Em Novembro, observou-se uma diminuição de 8,3% do nível de actividade e de 6,3% do índice de confiança, que está em queda há 41 meses consecutivos.
O mercado habitacional foi o mais penalizado pela actual conjuntura económica. Dados disponibilizados pelo Banco de Portugal revelam que os novos créditos concedidos para aquisição de habitação registaram uma quebra, em termos homólogos, de 63,4%, no terceiro trimestre, ou seja, uma redução de 1.674 milhões de euros no valor dos empréstimos concedidos.

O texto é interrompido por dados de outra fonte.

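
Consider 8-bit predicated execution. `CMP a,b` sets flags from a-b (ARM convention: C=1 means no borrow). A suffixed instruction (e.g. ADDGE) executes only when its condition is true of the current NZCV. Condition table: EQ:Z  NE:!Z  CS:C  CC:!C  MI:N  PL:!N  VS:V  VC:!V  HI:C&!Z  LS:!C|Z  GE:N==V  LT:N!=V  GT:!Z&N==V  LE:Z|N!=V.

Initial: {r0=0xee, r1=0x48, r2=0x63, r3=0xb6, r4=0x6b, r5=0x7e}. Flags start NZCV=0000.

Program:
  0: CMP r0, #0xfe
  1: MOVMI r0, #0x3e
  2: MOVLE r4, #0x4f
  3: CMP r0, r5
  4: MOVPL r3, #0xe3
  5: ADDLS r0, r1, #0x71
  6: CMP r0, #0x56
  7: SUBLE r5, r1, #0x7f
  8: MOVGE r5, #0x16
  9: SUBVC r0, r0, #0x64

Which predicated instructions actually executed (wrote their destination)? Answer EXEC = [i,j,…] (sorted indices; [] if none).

EXEC = [1,2,5,7]

0: ✓ CMP  NZCV=1000
1: ✓ MOVMI  r0←0x3e
2: ✓ MOVLE  r4←0x4f
3: ✓ CMP  NZCV=1000
4: · MOVPL
5: ✓ ADDLS  r0←0xb9
6: ✓ CMP  NZCV=0011
7: ✓ SUBLE  r5←0xc9
8: · MOVGE
9: · SUBVC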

No segmento das obras públicas observa-se uma forte redução do investimento, com os concursos promovidos pela Administração Central a contraírem-se 70,3% em termos homólogos acumulados até Novembro. Em termos globais, a quebra em valor dos concursos abertos até Novembro, por comparação com o período homólogo, foi de 1.239 milhões de euros (menos 31,6%).
No terceiro trimestre, o emprego assegurado pelo sector da construção registou uma redução de 3,2%, face ao segundo trimestre do ano, o que se traduziu numa diminuição de 14 mil empregos em apenas três meses. Em termos acumulados, desde 2002, a destruição de emprego no sector da construção já atingiu 168 mil postos de trabalho.